Previdência entre o joio e o trigo

 

Previdência entre o joio e o trigo 

As novas metodologias aplicadas à avaliação do PIB fizeram regredir, aritmética e proporcionalmente, o déficit do regime geral de previdência social, segundo anúncio auspicioso da Secretaria de Previdência Social .

De acordo os dados divulgados, ganhamos um fôlego adicional de alguns anos para voltarmos ao nível preocupante da metodologia anterior, como se tudo o que estivesse sendo discutido, desde os efeitos dos fenômenos demográficos até os níveis de proteção do regime, fossem apenas detalhes que somem num piscar de olhos. Ledo engano para um planejamento adequado. A passividade diante de novas referências econômicas certamente potencializará os problemas de hoje, que são estruturais e não aritméticos. 

Sem dúvidas, o discurso do presidente Lula, de que é preciso separar o joio do trigo dentro do regime da Previdência Social, está mais do que correto. Acostumamo-nos a suportar as iniciativas de assistência social, muitas delas de caráter político, e que deveriam estar onerando diretamente os cofres do Tesouro. Cansamos de ouvir especialistas neoliberais propondo a privatização do regime, ou sua capitalização, como forma de resolver o déficit dessas políticas assistencialistas, quando, na verdade, as aposentadorias e pensões do pessoal civil sempre estiveram muito próximas das bases atuariais. 

Claro que precisa de ajustes, principalmente com relação aos tetos e às formas de reajuste dos benefícios, quase sempre desniveladas da performance da economia e dos níveis de preços. Claro que precisa de ajustes, mas estes de longo prazo, nas formas de concessão à vista da evolução demográfica. Mas, tudo isso de forma planejada e sem causar traumas à sociedade. Nem tanto ao mar, nem tanto à terra.

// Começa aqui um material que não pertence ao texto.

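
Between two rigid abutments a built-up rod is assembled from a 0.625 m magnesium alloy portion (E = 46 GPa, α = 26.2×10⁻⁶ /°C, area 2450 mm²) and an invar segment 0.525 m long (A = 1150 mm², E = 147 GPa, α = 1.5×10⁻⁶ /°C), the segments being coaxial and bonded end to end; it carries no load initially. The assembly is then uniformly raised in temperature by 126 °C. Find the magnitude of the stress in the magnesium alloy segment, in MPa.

σ ≈ 102 MPa (compressive)

Free thermal expansion of the whole bar: Σ αᵢΔT Lᵢ = 26.2×10⁻⁶×126×625 + 1.5×10⁻⁶×126×525 = 2.162 mm.
The rigid supports impose zero overall length change; the single axial force P common to all segments must satisfy P Σ Lᵢ/(AᵢEᵢ) = δ_free.
The series flexibility is Σ Lᵢ/(AᵢEᵢ) = 625/(2450×46×10³) + 525/(1150×147×10³) = 8.651×10⁻⁶ mm/N.
So P = 2.162 / 8.651×10⁻⁶ = 250 kN, compressive.
σ_{magnesium alloy} = P / A = 250000 / 2450 = 102 MPa.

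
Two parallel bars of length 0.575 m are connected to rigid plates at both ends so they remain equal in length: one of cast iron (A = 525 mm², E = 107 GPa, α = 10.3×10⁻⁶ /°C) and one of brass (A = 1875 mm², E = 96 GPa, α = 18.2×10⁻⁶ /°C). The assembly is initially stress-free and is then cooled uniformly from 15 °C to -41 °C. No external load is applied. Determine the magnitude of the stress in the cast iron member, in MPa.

σ ≈ 36.1 MPa (compressive)

Both members must finish at the same length. With the larger α, the brass tends to over-contract; the plates restrain it, putting the brass in tension and the cast iron in compression. With no external load the two internal forces are equal and opposite, magnitude P.
Equating the net (thermal + elastic) strains gives |α₁ − α₂|·ΔT = P·[1/(A₁E₁) + 1/(A₂E₂)].
|α₁ − α₂|·ΔT = 7.9×10⁻⁶ × 56 = 0.0004424.
1/(A₁E₁) + 1/(A₂E₂) = 1/(525×107×10³) + 1/(1875×96×10³) = 2.336×10⁻⁸ N⁻¹.
P = 0.0004424 / 2.336×10⁻⁸ = 18940 N = 18.94 kN.
σ_{cast iron} = P/A₁ = 18940/525 = 36.08 MPa, compressive.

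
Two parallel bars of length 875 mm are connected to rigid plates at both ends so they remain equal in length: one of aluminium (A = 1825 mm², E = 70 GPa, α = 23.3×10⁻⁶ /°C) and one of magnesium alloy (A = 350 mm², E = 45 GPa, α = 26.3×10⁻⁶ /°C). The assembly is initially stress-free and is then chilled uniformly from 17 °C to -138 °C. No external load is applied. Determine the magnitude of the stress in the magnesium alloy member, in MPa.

σ ≈ 18.6 MPa (tensile)

Both members must finish at the same length. With the larger α, the magnesium alloy tends to over-contract; the plates restrain it, putting the magnesium alloy in tension and the aluminium in compression. With no external load the two internal forces are equal and opposite, magnitude P.
Compatibility of the two members (thermal + elastic change equal): (α₁ − α₂)ΔT = P·[1/(A₁E₁) + 1/(A₂E₂)].
|α₁ − α₂|·ΔT = 3×10⁻⁶ × 155 = 0.000465.
1/(A₁E₁) + 1/(A₂E₂) = 1/(1825×70×10³) + 1/(350×45×10³) = 7.132×10⁻⁸ N⁻¹.
So P = 0.000465 / 7.132×10⁻⁸ = 6.52 kN.
σ_{magnesium alloy} = P/A₂ = 6520/350 = 18.63 MPa, tensile.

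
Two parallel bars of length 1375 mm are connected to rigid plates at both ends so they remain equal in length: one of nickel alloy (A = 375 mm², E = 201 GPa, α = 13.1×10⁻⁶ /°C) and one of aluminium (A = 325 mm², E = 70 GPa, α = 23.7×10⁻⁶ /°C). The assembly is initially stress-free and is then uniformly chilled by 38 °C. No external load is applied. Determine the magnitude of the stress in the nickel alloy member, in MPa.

σ ≈ 18.8 MPa (compressive)

Equilibrium of a rigid end plate with no external load gives equal and opposite internal forces ±P in the two members. Since α_{aluminium} > α_{nickel alloy}, cooling drives the aluminium into tension and the nickel alloy into compression.
Compatibility of the two members (thermal + elastic change equal): (α₁ − α₂)ΔT = P·[1/(A₁E₁) + 1/(A₂E₂)].
|α₁ − α₂|·ΔT = 10.6×10⁻⁶ × 38 = 0.0004028.
1/(A₁E₁) + 1/(A₂E₂) = 1/(375×201×10³) + 1/(325×70×10³) = 5.722×10⁻⁸ N⁻¹.
So P = 0.0004028 / 5.722×10⁻⁸ = 7.039 kN.
σ_{nickel alloy} = P/A₁ = 7039/375 = 18.77 MPa, compressive.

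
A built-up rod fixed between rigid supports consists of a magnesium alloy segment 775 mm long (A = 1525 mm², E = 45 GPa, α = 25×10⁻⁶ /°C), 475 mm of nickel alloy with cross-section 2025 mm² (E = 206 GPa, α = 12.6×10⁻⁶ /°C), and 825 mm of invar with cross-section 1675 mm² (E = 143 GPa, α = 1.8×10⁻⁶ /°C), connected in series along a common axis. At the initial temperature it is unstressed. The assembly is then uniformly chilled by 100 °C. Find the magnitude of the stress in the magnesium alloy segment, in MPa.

σ ≈ 111 MPa (tensile)

Free thermal contraction of the whole bar: Σ αᵢΔT Lᵢ = 25×10⁻⁶×100×775 + 12.6×10⁻⁶×100×475 + 1.8×10⁻⁶×100×825 = 2.684 mm.
The rigid supports impose zero overall length change; the single axial force P common to all segments must satisfy P Σ Lᵢ/(AᵢEᵢ) = δ_free.
The series flexibility is Σ Lᵢ/(AᵢEᵢ) = 775/(1525×45×10³) + 475/(2025×206×10³) + 825/(1675×143×10³) = 1.588×10⁻⁵ mm/N.
So P = 2.684 / 1.588×10⁻⁵ = 169.1 kN, tensile.
σ_{magnesium alloy} = P / A = 169100 / 1525 = 110.9 MPa.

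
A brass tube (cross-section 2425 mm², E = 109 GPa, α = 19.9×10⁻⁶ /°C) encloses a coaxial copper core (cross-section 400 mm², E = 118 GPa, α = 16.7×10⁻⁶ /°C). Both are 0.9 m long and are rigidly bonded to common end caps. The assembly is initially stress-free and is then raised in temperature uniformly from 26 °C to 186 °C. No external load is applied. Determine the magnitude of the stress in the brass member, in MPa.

σ ≈ 8.46 MPa (compressive)

Both members must finish at the same length. With the larger α, the brass tends to over-expand; the plates restrain it, putting the brass in compression and the copper in tension. With no external load the two internal forces are equal and opposite, magnitude P.
Setting the final lengths equal and cancelling L: (α₁ − α₂)ΔT = P/(A₁E₁) + P/(A₂E₂).
|α₁ − α₂|·ΔT = 3.2×10⁻⁶ × 160 = 0.000512.
1/(A₁E₁) + 1/(A₂E₂) = 1/(2425×109×10³) + 1/(400×118×10³) = 2.497×10⁻⁸ N⁻¹.
So P = 0.000512 / 2.497×10⁻⁸ = 20.5 kN.
σ_{brass} = P/A₁ = 20500/2425 = 8.456 MPa, compressive.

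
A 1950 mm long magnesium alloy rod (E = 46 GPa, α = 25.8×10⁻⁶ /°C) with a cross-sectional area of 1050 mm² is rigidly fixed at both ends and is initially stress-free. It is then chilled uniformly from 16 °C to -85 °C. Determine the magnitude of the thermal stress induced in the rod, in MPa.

σ ≈ 120 MPa (tensile)

With length fixed, the mechanical strain must cancel the thermal strain αΔT = 25.8×10⁻⁶ × 101 = 2605.8×10⁻⁶.
Hence σ = E·αΔT = 46×10³ × 2605.8×10⁻⁶ = 119.9 MPa, tensile.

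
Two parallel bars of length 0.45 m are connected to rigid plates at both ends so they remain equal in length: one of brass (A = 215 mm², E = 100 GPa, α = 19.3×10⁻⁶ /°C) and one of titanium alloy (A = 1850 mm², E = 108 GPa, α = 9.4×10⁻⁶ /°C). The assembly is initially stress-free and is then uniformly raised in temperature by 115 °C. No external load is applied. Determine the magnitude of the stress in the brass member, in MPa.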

Da mesma forma como erram aqueles que propõem mudanças repentinas e profundas num regime não tão distante do equilíbrio, erra aquele que vê, na nova metodologia de avaliação do PIB, o afastamento dos problemas até agora discutidos. Além disso, não se pode abandonar a situação mais grave, e que hoje não impacta o regime geral, que é a previdência do servidor público, sustentada diretamente pela União, pelos Estados e pelos Municípios. O Brasil tem mais de 5.500 municípios que agregam, no conjunto, uma população próxima de 4,5 milhões de servidores, dos quais mais de 60% com relação estatutária. 

A norma constitucional que abriu caminho para a equiparação do regime de aposentadorias dos servidores públicos ao regime dos funcionários civis, não prosperou até agora, dadas as forças políticas antagônicas e as intensas pressões de um status quo favorável. A limitação de tetos no regime do funcionalismo só poderá ser implementada na oferta paralela de planos complementares, similares aos da previdência privada, e tal iniciativa compete ao poder público. Enquanto isso, os proventos da inatividade continuam pesando. 

Dos 5.500 municípios brasileiros, apenas pouco mais de 1/5 têm regimes próprios implantados, estando a meio caminho da demanda constitucional. Mas falta muito. Há governos com dificuldades enormes na sustentação das folhas de pagamento de ativos e de inativos. E sabem que o futuro será sombrio se não houver um limite para esses gastos, à vista da responsabilidade fiscal de cada um.  O governo Federal tem mostrado pressa em implementar o regime complementar para os servidores da União, cujo custo anual é superior a R$ 115 bilhões. 

Os grandes dilemas da previdência social são estruturais e, por isso, não podem ser afastados do permanente debate pela simples alteração no processo de avaliação de sua representatividade sobre o PIB (Diário do Comércio-Paulo Mente).